When I was 18 I was paid to go to a DR. Get a script for Vicodin, and Valium, I kept the Valium, and sold all the Vicodin to one guy who drove me, paid the DR. Paid for both prescriptions and gave me $100, so I made $100 and a bottle of Valium.
I learned about "DR. Shopping" "quack DR's" and I memorized drugs and their side effects, so I could now go to any DR. Say I had pain, and that these meds didn't work for me because of these side effects, leaving the Dr. with only one option, the drug I wanted.
At 1st I didn't like Vicodin, my opiate addiction started with a cough syrup, then Vicodin, then ES's then Hp's (Norcos) then Percodan, right about that time Oxycontin was realized. Then I found a DR. Who gave you whatever you wanted, and didn't even charge!
I was selling most of these drugs, but I was doing some Oxy's. AT one point I was doing $20,000.USD transactions at a time, money would be deposited in my bank, I would buy a friend a plane ticket NYC to San Francisco who would buy 500+ 80 mg Oxy's at a time. BY the time I realized I was addicted I had a $500 usd habit, not a cent of which I paid. But I obviously had a problem, so I left, moved cross country, to LA, the withdrawals from OXY is the worst thing I have ever experienced I had to make it stop, I got on Methadone, but I felt trapped on it, so I went to heroin, it was cheaper, at 1st, and I could control my dose, and work my way down, fast forward 10 years, and i now have a $10USD a day heroin habit (I live in Mexico, so it's a lot cheaper)
I am trying to continue to lower my dosage, but its hard, I want to get high, even though I cant afford to, I want to put needles in my veins, because iI have learned when I do that I feel good. But I have NO veins left, my arms, hands, feet, dick, nowhere, they are all gone, replaced by scar tissue.
If I can do my drugs in 30 mins, with blood all over myself, I have been successful.
That is a good day for me now. I am leaving this week, I don't know when, I might get a plane, bus, or even drive, but I need to get 2-3000 miles away, and get myself stranded to quit.
I have left town a quit for 2 weeks before, and come straight back to get more heroin.
I cant afford rehab, my arms are too fucked up to even look for a job in the winter.

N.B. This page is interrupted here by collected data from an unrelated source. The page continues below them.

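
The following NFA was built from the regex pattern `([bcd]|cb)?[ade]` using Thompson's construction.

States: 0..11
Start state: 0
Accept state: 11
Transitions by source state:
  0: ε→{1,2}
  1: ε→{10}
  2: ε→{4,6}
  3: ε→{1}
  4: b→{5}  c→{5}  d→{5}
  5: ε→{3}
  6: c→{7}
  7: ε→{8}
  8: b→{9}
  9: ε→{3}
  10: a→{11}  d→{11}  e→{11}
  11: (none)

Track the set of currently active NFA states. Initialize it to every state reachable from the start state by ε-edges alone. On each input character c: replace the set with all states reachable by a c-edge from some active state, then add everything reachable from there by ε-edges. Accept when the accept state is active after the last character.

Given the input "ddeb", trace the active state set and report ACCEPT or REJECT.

start: ε-closure({0}) = {0,1,2,4,6,10}
'd' @ 1: {1,3,5,10,11}  (accept∈set)
'd' @ 2: {11}  (accept∈set)
'e' @ 3: {}  — dead — no transitions
rest 'b' ignored (set empty)
after full input: {}  (accept=11 not in)

Answer: REJECT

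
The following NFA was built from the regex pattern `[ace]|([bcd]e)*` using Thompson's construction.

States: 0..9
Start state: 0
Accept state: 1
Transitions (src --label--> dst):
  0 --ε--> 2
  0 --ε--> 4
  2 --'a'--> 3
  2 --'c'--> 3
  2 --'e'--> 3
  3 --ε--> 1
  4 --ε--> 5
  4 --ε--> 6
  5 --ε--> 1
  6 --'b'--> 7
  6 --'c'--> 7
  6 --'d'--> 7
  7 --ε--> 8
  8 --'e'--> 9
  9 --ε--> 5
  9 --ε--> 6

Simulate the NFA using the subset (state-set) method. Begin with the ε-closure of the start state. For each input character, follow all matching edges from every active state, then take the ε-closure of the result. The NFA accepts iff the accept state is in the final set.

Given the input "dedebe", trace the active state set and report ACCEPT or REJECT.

initial (ε-close {0}): {0,1,2,4,5,6}
'd' @ 1: {7,8}
'e' @ 2: {1,5,6,9}  ✓accept
'd' @ 3: {7,8}
'e' @ 4: {1,5,6,9}  ✓accept
'b' @ 5: {7,8}
'e' @ 6: {1,5,6,9}  ✓accept
end set {1,5,6,9} — state 1 in

Answer: ACCEPT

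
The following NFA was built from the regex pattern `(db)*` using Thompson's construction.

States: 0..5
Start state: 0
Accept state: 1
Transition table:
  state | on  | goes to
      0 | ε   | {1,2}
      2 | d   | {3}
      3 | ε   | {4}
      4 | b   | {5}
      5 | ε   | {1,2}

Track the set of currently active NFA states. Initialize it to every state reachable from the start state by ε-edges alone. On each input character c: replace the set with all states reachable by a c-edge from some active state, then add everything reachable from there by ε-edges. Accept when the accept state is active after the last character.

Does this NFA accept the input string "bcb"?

S₀ = ε-closure({0}) = {0,1,2}
'b' @ 1: {}  — state set empty
rest 'cb' ignored (set empty)
end set {} — state 1 not in

Answer: REJECT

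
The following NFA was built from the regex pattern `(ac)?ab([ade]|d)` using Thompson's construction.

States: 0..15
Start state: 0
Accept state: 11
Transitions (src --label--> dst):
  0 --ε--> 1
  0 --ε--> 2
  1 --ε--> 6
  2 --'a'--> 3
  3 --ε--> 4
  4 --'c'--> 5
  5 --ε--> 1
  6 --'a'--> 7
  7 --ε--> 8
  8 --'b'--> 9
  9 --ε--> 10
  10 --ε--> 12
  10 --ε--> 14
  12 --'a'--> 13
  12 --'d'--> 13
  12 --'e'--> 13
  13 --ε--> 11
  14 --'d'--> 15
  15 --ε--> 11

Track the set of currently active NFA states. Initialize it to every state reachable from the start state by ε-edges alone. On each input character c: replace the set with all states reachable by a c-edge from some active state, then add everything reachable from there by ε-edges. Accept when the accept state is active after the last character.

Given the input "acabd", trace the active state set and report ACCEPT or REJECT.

start: ε-closure({0}) = {0,1,2,6}
'a' @ 1: {3,4,7,8}
'c' @ 2: {1,5,6}
'a' @ 3: {7,8}
'b' @ 4: {9,10,12,14}
'd' @ 5: {11,13,15}  [accepting]
end set {11,13,15} — state 11 in

Answer: ACCEPT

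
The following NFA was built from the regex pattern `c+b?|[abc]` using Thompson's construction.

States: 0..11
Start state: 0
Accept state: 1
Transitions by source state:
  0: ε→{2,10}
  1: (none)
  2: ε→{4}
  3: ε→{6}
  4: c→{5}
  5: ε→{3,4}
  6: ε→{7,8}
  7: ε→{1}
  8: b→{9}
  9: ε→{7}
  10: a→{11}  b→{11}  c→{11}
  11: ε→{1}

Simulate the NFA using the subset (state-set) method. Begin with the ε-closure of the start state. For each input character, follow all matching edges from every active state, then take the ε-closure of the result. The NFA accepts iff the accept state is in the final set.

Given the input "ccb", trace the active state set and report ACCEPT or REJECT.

Answer: ACCEPT

Trace:
start: ε-closure({0}) = {0,2,4,10}
'c' @ 1: {1,3,4,5,6,7,8,11}  ✓accept
'c' @ 2: {1,3,4,5,6,7,8}  ✓accept
'b' @ 3: {1,7,9}  ✓accept
end set {1,7,9} — state 1 in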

You can see the veins of scars across my hands, and arms. So that is how this all began, I hope it will end in the jungle in the middle of nowhere. It has too, I have been given this chance to get away and some basic supplies, in a backpack and I do not want to come home till I'm sure this is out of me forever, I can never take a Vicodin, a Tylenol 3 anything ever again. I can't handle it, In my lIfe I have beat several addictions, injecting meth, eating 20+ Valium a day.

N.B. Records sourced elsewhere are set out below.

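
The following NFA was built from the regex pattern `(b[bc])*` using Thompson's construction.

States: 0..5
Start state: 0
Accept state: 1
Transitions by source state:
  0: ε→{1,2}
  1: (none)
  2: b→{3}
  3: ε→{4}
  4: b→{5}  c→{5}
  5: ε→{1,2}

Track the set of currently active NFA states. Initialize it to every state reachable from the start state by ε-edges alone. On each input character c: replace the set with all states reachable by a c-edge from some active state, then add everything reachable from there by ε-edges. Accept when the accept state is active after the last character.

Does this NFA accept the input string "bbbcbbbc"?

initial (ε-close {0}): {0,1,2}
'b' @ 1: {3,4}
'b' @ 2: {1,2,5}  [accepting]
'b' @ 3: {3,4}
'c' @ 4: {1,2,5}  [accepting]
'b' @ 5: {3,4}
'b' @ 6: {1,2,5}  [accepting]
'b' @ 7: {3,4}
'c' @ 8: {1,2,5}  [accepting]
end set {1,2,5} — state 1 in

Answer: ACCEPT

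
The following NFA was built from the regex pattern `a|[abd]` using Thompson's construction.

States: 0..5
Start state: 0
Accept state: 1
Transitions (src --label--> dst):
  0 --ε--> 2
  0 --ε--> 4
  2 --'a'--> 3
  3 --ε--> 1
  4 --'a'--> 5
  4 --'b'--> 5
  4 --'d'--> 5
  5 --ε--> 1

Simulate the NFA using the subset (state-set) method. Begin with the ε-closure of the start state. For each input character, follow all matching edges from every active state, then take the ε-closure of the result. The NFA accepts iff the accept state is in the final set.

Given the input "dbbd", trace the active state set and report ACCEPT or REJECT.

Answer: REJECT

Steps:
initial (ε-close {0}): {0,2,4}
'd' @ 1: {1,5}  ✓accept
'b' @ 2: {}  — no active states
rest 'bd' ignored (set empty)
end set {} — state 1 not in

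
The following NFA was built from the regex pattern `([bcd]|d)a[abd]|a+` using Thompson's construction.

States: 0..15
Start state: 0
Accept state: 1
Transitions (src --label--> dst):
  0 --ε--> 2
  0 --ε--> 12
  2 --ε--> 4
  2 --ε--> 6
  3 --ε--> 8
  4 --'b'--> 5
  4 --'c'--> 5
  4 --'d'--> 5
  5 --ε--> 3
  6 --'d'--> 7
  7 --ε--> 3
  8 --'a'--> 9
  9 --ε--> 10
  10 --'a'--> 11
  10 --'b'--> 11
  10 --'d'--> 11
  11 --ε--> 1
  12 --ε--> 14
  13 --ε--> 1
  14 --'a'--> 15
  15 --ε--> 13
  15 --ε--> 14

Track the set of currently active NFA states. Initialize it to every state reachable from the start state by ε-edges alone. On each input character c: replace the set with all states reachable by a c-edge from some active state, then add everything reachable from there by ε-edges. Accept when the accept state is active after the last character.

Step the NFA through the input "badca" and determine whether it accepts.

start: ε-closure({0}) = {0,2,4,6,12,14}
'b' @ 1: {3,5,8}
'a' @ 2: {9,10}
'd' @ 3: {1,11}  (accept∈set)
'c' @ 4: {}  — dead — no transitions
rest 'a' ignored (set empty)
after full input: {}  (accept=1 not in)

Answer: REJECT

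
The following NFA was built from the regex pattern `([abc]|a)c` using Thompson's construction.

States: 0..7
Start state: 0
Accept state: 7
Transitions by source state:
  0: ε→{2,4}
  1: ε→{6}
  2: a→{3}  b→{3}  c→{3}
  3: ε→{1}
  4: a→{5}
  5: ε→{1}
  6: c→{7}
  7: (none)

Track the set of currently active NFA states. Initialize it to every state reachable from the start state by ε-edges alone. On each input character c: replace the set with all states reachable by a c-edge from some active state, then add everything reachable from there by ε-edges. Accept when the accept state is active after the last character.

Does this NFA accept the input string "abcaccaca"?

start: ε-closure({0}) = {0,2,4}
'a' @ 1: {1,3,5,6}
'b' @ 2: {}  — no active states
rest 'caccaca' ignored (set empty)
final: {}; accept 7 not in set

Answer: REJECT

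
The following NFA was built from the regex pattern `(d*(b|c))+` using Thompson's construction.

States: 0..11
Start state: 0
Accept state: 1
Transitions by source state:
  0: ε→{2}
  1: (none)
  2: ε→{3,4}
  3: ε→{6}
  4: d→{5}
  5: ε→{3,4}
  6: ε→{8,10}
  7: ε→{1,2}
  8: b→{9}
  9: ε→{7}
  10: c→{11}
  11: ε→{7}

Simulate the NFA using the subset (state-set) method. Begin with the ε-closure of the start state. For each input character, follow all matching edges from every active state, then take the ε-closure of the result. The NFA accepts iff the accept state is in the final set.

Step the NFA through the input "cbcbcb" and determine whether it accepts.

Answer: ACCEPT

Derivation:
initial (ε-close {0}): {0,2,3,4,6,8,10}
'c' @ 1: {1,2,3,4,6,7,8,10,11}  [accepting]
'b' @ 2: {1,2,3,4,6,7,8,9,10}  [accepting]
'c' @ 3: {1,2,3,4,6,7,8,10,11}  [accepting]
'b' @ 4: {1,2,3,4,6,7,8,9,10}  [accepting]
'c' @ 5: {1,2,3,4,6,7,8,10,11}  [accepting]
'b' @ 6: {1,2,3,4,6,7,8,9,10}  [accepting]
end set {1,2,3,4,6,7,8,9,10} — state 1 in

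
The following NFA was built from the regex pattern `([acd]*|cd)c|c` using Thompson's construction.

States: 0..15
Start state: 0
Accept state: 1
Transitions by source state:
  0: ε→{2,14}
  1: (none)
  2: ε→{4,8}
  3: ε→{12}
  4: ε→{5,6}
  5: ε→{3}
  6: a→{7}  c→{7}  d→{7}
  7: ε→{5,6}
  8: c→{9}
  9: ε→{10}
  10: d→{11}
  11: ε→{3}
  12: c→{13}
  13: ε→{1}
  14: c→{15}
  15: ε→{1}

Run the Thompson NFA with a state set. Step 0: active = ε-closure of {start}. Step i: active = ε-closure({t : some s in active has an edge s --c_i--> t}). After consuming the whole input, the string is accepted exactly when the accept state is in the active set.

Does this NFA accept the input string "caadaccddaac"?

S₀ = ε-closure({0}) = {0,2,3,4,5,6,8,12,14}
'c' @ 1: {1,3,5,6,7,9,10,12,13,15}  [accepting]
'a' @ 2: {3,5,6,7,12}
'a' @ 3: {3,5,6,7,12}
'd' @ 4: {3,5,6,7,12}
'a' @ 5: {3,5,6,7,12}
'c' @ 6: {1,3,5,6,7,12,13}  [accepting]
'c' @ 7: {1,3,5,6,7,12,13}  [accepting]
'd' @ 8: {3,5,6,7,12}
'd' @ 9: {3,5,6,7,12}
'a' @ 10: {3,5,6,7,12}
'a' @ 11: {3,5,6,7,12}
'c' @ 12: {1,3,5,6,7,12,13}  [accepting]
end set {1,3,5,6,7,12,13} — state 1 in

Answer: ACCEPT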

But this I CAN NOT QUIT, THE ONLY WAY IS FOR ME TO NOT BE ABLE TO GET IT. I will steal, lie, sell my stuff, or yours to get enough drugs to not get sick for 4 hours. Thats where I am at now, just trying to keep from getting sick.
But I have to get sick, people, my dad died of cancer, the suffering he went through was horrible, he had no choice. I don't either, this is my cancer, and I have to live with it.

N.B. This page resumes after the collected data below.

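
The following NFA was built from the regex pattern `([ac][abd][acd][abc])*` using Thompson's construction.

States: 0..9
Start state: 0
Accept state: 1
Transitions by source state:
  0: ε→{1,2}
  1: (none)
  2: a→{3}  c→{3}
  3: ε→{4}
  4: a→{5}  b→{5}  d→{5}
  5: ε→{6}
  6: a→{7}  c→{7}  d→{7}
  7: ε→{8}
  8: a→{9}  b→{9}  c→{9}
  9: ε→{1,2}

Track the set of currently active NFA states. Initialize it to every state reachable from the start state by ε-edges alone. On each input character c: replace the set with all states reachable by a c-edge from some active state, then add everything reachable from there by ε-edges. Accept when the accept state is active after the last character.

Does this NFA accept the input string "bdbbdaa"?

start: ε-closure({0}) = {0,1,2}
'b' @ 1: {}  — state set empty
rest 'dbbdaa' ignored (set empty)
end set {} — state 1 not in

Answer: REJECT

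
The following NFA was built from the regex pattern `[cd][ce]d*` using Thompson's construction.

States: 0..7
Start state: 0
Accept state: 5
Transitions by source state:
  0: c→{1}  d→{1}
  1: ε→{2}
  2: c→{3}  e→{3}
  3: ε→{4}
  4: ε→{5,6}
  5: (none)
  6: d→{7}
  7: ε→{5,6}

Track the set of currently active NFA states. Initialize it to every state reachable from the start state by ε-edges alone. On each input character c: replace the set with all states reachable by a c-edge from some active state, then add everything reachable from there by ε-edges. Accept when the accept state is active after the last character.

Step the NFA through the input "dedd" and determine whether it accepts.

initial (ε-close {0}): {0}
'd' @ 1: {1,2}
'e' @ 2: {3,4,5,6}  [accepting]
'd' @ 3: {5,6,7}  [accepting]
'd' @ 4: {5,6,7}  [accepting]
after full input: {5,6,7}  (accept=5 in)

Answer: ACCEPT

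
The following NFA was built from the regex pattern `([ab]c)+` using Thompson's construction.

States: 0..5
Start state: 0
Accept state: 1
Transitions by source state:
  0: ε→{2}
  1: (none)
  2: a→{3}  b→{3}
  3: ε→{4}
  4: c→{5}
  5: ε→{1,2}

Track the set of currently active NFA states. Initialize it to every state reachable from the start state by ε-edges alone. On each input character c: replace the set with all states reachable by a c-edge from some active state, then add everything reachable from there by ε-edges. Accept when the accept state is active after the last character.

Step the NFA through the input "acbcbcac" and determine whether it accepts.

Answer: ACCEPT

Trace:
S₀ = ε-closure({0}) = {0,2}
'a' @ 1: {3,4}
'c' @ 2: {1,2,5}  (accept∈set)
'b' @ 3: {3,4}
'c' @ 4: {1,2,5}  (accept∈set)
'b' @ 5: {3,4}
'c' @ 6: {1,2,5}  (accept∈set)
'a' @ 7: {3,4}
'c' @ 8: {1,2,5}  (accept∈set)
after full input: {1,2,5}  (accept=1 in)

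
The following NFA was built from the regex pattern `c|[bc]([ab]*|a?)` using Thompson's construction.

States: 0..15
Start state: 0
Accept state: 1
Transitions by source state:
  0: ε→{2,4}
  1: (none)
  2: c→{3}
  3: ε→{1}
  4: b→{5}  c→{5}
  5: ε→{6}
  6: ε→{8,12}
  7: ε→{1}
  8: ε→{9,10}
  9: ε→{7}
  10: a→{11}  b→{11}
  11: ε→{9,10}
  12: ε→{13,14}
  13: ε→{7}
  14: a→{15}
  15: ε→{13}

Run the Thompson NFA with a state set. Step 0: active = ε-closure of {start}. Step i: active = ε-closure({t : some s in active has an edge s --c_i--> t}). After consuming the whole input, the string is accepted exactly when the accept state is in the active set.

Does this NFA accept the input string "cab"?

start: ε-closure({0}) = {0,2,4}
'c' @ 1: {1,3,5,6,7,8,9,10,12,13,14}  (accept∈set)
'a' @ 2: {1,7,9,10,11,13,15}  (accept∈set)
'b' @ 3: {1,7,9,10,11}  (accept∈set)
end set {1,7,9,10,11} — state 1 in

Answer: ACCEPT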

Im Guessing for at least a year I will be wanting this crap, and I might be on the road running for a year if I have to. It's the only way, I have gone to NA meetings, they say if your on drugs, please don't speak, well how the fuck do I ask for help. So I sit there and listen to people talk about not cleaning their bathroom with a toothbrush all night, and being able to sleep, I no longer relate to that. I don't believe in a higher power. That is not an option for me, maybe someone to call when times are hard would be nice but it remains to be seen if I will have that. All I have to do is get high, get on a plane, get off, get sick, find a place to sleep. And not come home for 2 months, like that it sounds easy, I know it wont be.